Iwerks, however, remained loyal to Disney and after tries with several other animals, created a mouse character to star in a new film series. Disney wanted to name the mouse Mortimer, which would have surely doomed the character, but was talked out of it by his wife. He settled on Mickey instead.
Although Mickey appeared in Steamboat Willie with his trademark two-button shorts and shoes, the character was much more mischievous than the virtuous, if naïve, mouse in later cartoons. There was something scruffy and working class about him with a defiant tone toward authority—in the form of villain Pegleg Pete—that in many ways resembled Warner Bros. later creation Bug Bunny. The film also featured an appearance by an unnamed Minnie Mouse as the hero’s love interest and others who became part of the Disney stable like Clarabelle Cow, also unnamed in this picture.
Although Walt Disney would later promote Steamboat Willie as the origin of Mickey, he would only show clips of the movie on his TV shows Disneyland and Walt Disney’s Wonderful World of Color, because the mouse did not reflect the wholesome image he now wanted Mickey to portray. The Studio also became nervous about images of animal cruelty—swinging a cat by the tail and playing a litter of piglets like an accordion as well as a flatulence joke. The Studio cut more than 30 seconds of these scenes from the film when it was released in various VCR and DVD formats and on its rare showing on the Disney Channel. Only recently has the company allowed the complete unexpurgated version to be shown on an in-room cartoon channel at Disney hotels and resorts.

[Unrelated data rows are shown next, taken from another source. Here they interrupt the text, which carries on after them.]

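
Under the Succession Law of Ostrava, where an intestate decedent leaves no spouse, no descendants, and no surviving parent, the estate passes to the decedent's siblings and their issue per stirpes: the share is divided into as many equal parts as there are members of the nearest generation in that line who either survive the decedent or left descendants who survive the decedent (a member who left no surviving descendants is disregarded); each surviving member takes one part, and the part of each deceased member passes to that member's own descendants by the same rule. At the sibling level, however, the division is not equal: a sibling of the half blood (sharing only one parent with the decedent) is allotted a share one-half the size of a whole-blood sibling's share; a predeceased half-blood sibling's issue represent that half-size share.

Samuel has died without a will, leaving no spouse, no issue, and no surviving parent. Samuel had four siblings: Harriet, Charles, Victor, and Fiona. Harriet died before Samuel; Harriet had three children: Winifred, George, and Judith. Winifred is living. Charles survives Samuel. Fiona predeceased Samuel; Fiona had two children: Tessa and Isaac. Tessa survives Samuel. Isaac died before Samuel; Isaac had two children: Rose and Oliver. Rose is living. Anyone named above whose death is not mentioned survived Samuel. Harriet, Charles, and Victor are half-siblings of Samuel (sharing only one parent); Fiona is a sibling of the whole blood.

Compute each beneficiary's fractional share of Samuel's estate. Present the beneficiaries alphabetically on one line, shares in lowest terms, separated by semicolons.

Charles 1/5; George 1/15; Judith 1/15; Oliver 1/10; Rose 1/10; Tessa 1/5; Victor 1/5; Winifred 1/15

No spouse, descendants, or parent survives, so the estate passes to Samuel's siblings per stirpes.
Half-blood siblings count for one-half the weight of whole-blood siblings at the initial division.
Dividing 1 in proportion to weights (total weight 5/2): Harriet (weight 1/2) → 1/5; Charles (weight 1/2) → 1/5; Victor (weight 1/2) → 1/5; Fiona (weight 1) → 2/5.
Harriet predeceased; the 1/5 allotted to Harriet's branch passes to Harriet's issue by representation.
The 1/5 is divided into 3 equal shares of 1/15 among Winifred, George, Judith.
Winifred is living and takes 1/15.
George is living and takes 1/15.
Judith is living and takes 1/15.
Charles is living and takes 1/5.
Victor is living and takes 1/5.
Fiona predeceased; the 2/5 allotted to Fiona's branch passes to Fiona's issue by representation.
The 2/5 is divided into 2 equal shares of 1/5 among Tessa, Isaac.
Tessa is living and takes 1/5.
Isaac predeceased; the 1/5 allotted to Isaac's branch passes to Isaac's issue by representation.
The 1/5 is divided into 2 equal shares of 1/10 among Rose, Oliver.
Rose is living and takes 1/10.
Oliver is living and takes 1/10.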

Steamboat Willie has nearly gone into public domain four times. Each time, just before that was to happen, Congress extended the period covered by copyright protection. Although these extensions have broadly followed similar extensions of international copyrights, critics have often pointed to Disney lobbying as playing a critical role in the actions, most recently by the Copyright Term Extension Act of 1998 which protects the film and character until 2023.
Super spokes mice for an empire. Mickey and Minnie in the Chicago Magnificent Mile Festival of Lights Parade. |
More recently, however, Disney’s copyright claims have come into question because of technical errors in the original 1928 filing. Law students at Arizona State University and at Georgetown University independently investigated the claim and concluded that the film was likely in the public domain. Hyper vigilant and aggressive Disney lawyers threatened legal action for publicizing the claims.
Who know, maybe they will even take on an obscure blog by a dead broke amateur historian if they read this.